目的と手段の転換はイクナイ! とはよく言われることで、確かに過程に満足して結果がどうでもよくなることは生産的じゃないよね、と思います。例えば「甲子園優勝」が目的だったはずのチームが、いつしか「バッティングマシーンを買うために部員全員でバイト」に、しまいには「部員による高給バイトの斡旋組織ができた!」になっては保護者の皆様もハラハラするのでやっぱいかんわけです。

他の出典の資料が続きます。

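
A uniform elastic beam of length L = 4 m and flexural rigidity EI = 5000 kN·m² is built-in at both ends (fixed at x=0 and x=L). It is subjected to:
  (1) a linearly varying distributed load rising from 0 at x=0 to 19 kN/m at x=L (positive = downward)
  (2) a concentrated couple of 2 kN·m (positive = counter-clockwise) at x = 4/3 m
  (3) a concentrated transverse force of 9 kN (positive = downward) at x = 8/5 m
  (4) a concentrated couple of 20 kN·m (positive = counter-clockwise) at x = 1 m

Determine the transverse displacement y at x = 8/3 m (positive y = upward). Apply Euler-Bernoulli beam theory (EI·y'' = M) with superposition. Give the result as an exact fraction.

y(8/3) = -159269/227812500 m

Load 1 — triangular load w₀=19 kN/m (0→w₀ over full span):
  y_1 = -w₀x²(L-x)²(x+2L)/(120LEI) = -19·(8/3)²·(4-(8/3))²·((8/3)+2·4)/(120·4·5000) = -2432/2278125 m
Load 2 — applied couple M₀=2 kN·m at a=4/3 m (b=L-a=8/3):
  y_2 = (R_Ax³/6 - M_Ax²/2 - M₀(x-a)²/2)/EI  [x>a] with R_A=2/3, M_A=0 = ((2/3)·(8/3)³/6 - 0·(8/3)²/2 - 2·((8/3)-(4/3))²/2)/5000 = 2/30375 m
Load 3 — point force P=9 kN at a=8/5 m (b=L-a=12/5):
  y_3 = -Pa²(L-x)²(3bL-(3b+a)(L-x))/(6L³EI)  [x>a] = -9·(8/5)²·(4-(8/3))²·(3·(12/5)·4-(3·(12/5)+(8/5))·(4-(8/3)))/(6·4³·5000) = -256/703125 m
Load 4 — applied couple M₀=20 kN·m at a=1 m (b=L-a=3):
  y_4 = (R_Ax³/6 - M_Ax²/2 - M₀(x-a)²/2)/EI  [x>a] with R_A=45/8, M_A=-15/4 = ((45/8)·(8/3)³/6 - (-15/4)·(8/3)²/2 - 20·((8/3)-1)²/2)/5000 = 1/1500 m
Superposition: y = Σ y_i = -159269/227812500 m ≈ -0.000699 m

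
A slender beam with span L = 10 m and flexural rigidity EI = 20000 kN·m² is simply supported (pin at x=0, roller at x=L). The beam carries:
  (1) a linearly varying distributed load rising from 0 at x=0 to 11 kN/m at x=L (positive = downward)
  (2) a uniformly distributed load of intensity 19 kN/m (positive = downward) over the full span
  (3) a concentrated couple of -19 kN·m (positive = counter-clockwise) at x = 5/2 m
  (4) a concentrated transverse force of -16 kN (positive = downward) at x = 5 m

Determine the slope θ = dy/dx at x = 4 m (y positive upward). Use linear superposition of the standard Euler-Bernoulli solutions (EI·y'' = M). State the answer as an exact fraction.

Load 1 — triangular load w₀=11 kN/m (0→w₀ over full span):
  θ_1 = -w₀(7L⁴-30L²x²+15x⁴)/(360LEI) = -11·(7·10⁴-30·10²·4²+15·4⁴)/(360·10·20000) = -3553/900000 rad
Load 2 — uniform load w=19 kN/m over full span:
  θ_2 = -w(L³-6Lx²+4x³)/(24EI) = -19·(10³-6·10·4²+4·4³)/(24·20000) = -703/60000 rad
Load 3 — applied couple M₀=-19 kN·m at a=5/2 m (b=L-a=15/2):
  θ_3 = (M₀x²/(2L)-M₀(x-a)+C₁)/EI  [x>a] with C₁=M₀(3b²-L²)/(6L)=-1045/48 = ((-19)·4²/(2·10)-(-19)·(4-(5/2))+(-1045/48))/20000 = -2033/4800000 rad
Load 4 — point force P=-16 kN at a=5 m (b=L-a=5):
  θ_4 = -Pb(L²-b²-3x²)/(6LEI)  [x≤a] = -(-16)·5·(10²-5²-3·4²)/(6·10·20000) = 9/5000 rad
Superposition: θ = Σ θ_i = -205747/14400000 rad ≈ -0.014288 rad

θ(4) = -205747/14400000 rad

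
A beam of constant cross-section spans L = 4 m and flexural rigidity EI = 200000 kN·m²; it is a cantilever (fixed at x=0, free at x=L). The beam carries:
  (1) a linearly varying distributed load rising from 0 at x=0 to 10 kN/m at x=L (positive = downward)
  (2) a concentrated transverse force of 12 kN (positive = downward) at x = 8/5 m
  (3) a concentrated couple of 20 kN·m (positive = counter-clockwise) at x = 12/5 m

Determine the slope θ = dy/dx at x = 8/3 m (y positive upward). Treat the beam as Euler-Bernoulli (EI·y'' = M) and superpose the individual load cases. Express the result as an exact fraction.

Load 1 — triangular load w₀=10 kN/m (0→w₀ over full span):
  θ_1 = (w₀Lx²/4-w₀L²x/3-w₀x⁴/(24L))/EI = (10·4·(8/3)²/4-10·4²·(8/3)/3-10·(8/3)⁴/(24·4))/200000 = -58/151875 rad
Load 2 — point force P=12 kN at a=8/5 m (b=L-a=12/5):
  θ_2 = -Pa²/(2EI)  [x>a] = -12·(8/5)²/(2·200000) = -6/78125 rad
Load 3 — applied couple M₀=20 kN·m at a=12/5 m (b=L-a=8/5):
  θ_3 = M₀a/EI  [x>a] = 20·(12/5)/200000 = 3/12500 rad
Superposition: θ = Σ θ_i = -16607/75937500 rad ≈ -0.000219 rad

θ(8/3) = -16607/75937500 rad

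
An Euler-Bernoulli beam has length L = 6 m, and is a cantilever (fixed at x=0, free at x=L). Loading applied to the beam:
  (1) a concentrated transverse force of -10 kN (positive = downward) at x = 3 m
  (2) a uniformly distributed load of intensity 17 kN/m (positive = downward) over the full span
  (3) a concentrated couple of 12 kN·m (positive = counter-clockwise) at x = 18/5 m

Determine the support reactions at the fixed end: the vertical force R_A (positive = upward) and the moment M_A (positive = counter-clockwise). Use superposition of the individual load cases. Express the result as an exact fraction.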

が、自分を鑑みるに、本当は「楽するためにコンピュータで何かする」はずで毎日操作しているはずなのに、最近は「コンピュータをできるだけ楽に使う」、これだけを目的にしているフシがございます。あー、もちろん、コンピュータ通じて仕事するのは確かなんですけど、仕事以外でコンピュータを触る際、何か目的がある訳じゃなくてどうすれば楽にコンピュータを使えるかを考えながら触っている感じです。「ドライバ入れるのめんどくせーなー」「クリックめんどくせーなー」「TAB で思ったところにマウスカーソル行かないなー」「ヘルプとか alert の窓を閉じるのめんどくせーなー」など、めんどくささに文句言ってるだけとも言いますが。
こうなると自然と、「プラグアンドプレイで全部動けばいいのに」から始まって、「FORM に文字入れたくない」「エディタをマクロで操作したい」「マウス触りたくない」などと展開しており、今後は「寝ながらキーボード叩きたい」「アプリ立ち上げたくない」「ディスプレイ覗き込みたくない」「キーボード叩きたくない」「文章もロジックも考えたくない」「むしろ字が読みたくない」とエスカレートしていく予定ですが、途中からは実現手段もないのである程度まで踏みとどまっております。
こんなふーに楽になっていくのはコンピュータ操作の醍醐味を失いますよ! と思いもするのだけど、例えば、「ブラウザで取り寄せたファイル、いちいち拡張子が違うからって異なるアプリで処理するように設定するの面倒!」って要求には、Netscape で言うところのプラグインが答えたわけだし、IPアドレスやネットマスクの設定したくないって要求には、DHCP が答えたわけだしで、楽してコンピューティングを楽しむというアプローチで世の中よくなるという原則は存在してるんじゃないかと(極端だけど)。
言い換えれば、どうすればユーザーの思い思いの目的達成がショートカットできるようにコンピュータがあるべきか、というテーマはずーっと残るし、並行して「どうすればやりたいことをコンピュータでラクして解決できるか」というのもずーっとテーマにされていくだろう。
マン - マシンコミュニケーションを考えることは、最終的にはマン - マシン - ネットワーク - マシン - マンコミュニケーション、すなわち普通のヒューマンコミュニケーションを考えることにもなろうかと思う。(が、往々にして目的が共通でない人間同士は方針が違うのでコミュニケーション困難ですね。「コンピュータを楽に触りたがっている」俺に、「コンピュータで楽をする」ことを要求されると、まったくとんちんかんなことになりがちなので注意。あとマン - マシンに最適化されてしまった御仁はやっぱりヒューマン相手はしどろもどろ)
あーっとね、言いたかったのはこういうことじゃなくて、今や目的に転換されている「いかに楽に使うか」にも意味があることと、本件に限らず、手段と目的が一旦は逆転しないと、その手段を用いるスキルは身に付かないと思うんだよね。目的を忘れるほど興味を持った手段なのだもんね。
なので、手段と目的が逆転している人を指してコラーとするより、そっちの道を選んだか…と、見守りましょう。なーんて正当化したい、っつうことでした。